Ich begann also das Chemiestudium in Bonn. Während des 4. Semesters erhielt ich von zu Hause einen niederschmetternden Brief. Aus der Traum! Onkel Karl konnte die Fabrik nicht länger halten, einmal aus gesundheitlichen Gründen, ferner auch wegen seiner finanziellen Situation, denn damals, in den Nachkriegsjahren, war es in vielen Familien des Mittelstandes noch undenkbar, einen Bankkredit aufzunehmen, den unsere schuldenfreie Firma zu einem tragbaren Zinssatz leicht hätte bekommen können; aber man wollte um keinen Preis Schulden machen.
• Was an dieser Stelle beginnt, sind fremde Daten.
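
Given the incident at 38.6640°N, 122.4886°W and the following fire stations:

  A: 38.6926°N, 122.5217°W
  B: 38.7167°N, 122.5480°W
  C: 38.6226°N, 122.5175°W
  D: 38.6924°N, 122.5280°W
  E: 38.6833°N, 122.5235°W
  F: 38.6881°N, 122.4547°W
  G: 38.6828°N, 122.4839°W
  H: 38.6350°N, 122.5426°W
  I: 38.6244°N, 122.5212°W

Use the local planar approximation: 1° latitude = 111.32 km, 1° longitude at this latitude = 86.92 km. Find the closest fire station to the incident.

G

Distances from 38.6640°N, 122.4886°W:
A: √((0.0286·111.32)² + (-0.0331·86.92)²) = √(10.136277 + 8.277428) = 4.2911 km
B: √((0.0527·111.32)² + (-0.0594·86.92)²) = √(34.416573 + 26.657065) = 7.8150 km
C: √((-0.0414·111.32)² + (-0.0289·86.92)²) = √(21.239636 + 6.310084) = 5.2488 km
D: √((0.0284·111.32)² + (-0.0394·86.92)²) = √(9.995006 + 11.728214) = 4.6608 km
E: √((0.0193·111.32)² + (-0.0349·86.92)²) = √(4.615949 + 9.202171) = 3.7173 km
F: √((0.0241·111.32)² + (0.0339·86.92)²) = √(7.197480 + 8.682381) = 3.9850 km
G: √((0.0188·111.32)² + (0.0047·86.92)²) = √(4.379879 + 0.166892) = 2.1323 km
H: √((-0.0290·111.32)² + (-0.0540·86.92)²) = √(10.421792 + 22.030632) = 5.6967 km
I: √((-0.0396·111.32)² + (-0.0326·86.92)²) = √(19.432862 + 8.029244) = 5.2404 km
Minimum: G at 2.1323 km.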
Über eine andere Zukunft als meinen Wunschtraum hatte ich noch nie nachgedacht. Ich wollte ja nicht irgendwo als Ingenieur arbeiten, sondern selbstständig das eigene, wenn auch kleine Unternehmen führen und in dem schönen Haus meines Großvaters wohnen.
Auf die erneute Frage „Was nun“ gab ich mir eine naheliegende Antwort, indem ich das Chemiestudium einfach fortsetzte und mit der Promotion abschloss.
Danach arbeitete ich in den ersten fünf Berufsjahren als Chemiker in England und Deutschland in der Forschung. Dann ergriff ich die Gelegenheit, in die Patent- und Lizenzabteilung eines großen Chemiekonzerns einzutreten, nachdem mir bewusst geworden war, wie sehr mich das juristische Denken auf der Basis der Naturwissenschaften interessierte.
Wieder gab es einen neuen Anfang: Neben der firmen-internen praktischen Ausbildung erlernte ich durch Selbststudium und externe Seminare und Kurse das deutsche und europäische Patentrecht und verwandte Rechtsgebiete. Diese Tätigkeit – Anmeldung von Patenten, Patentverletzungsprozesse, Verhandeln und Formulieren von Lizenzverträgen mit anderen Firmen und Hochschulen – übte ich in den folgenden drei Jahrzehnten mit Begeisterung und erfolgreich aus und konnte dabei in Abschnitten von jeweils einigen Jahren in der Firmenhierarchie aufsteigen.
Als ich im Alter von 65 Jahren in Pension gehen musste, wäre ich gern noch einige Jahre geblieben.
* Der Name wurde auf Wunsch des Autors anonymisiert.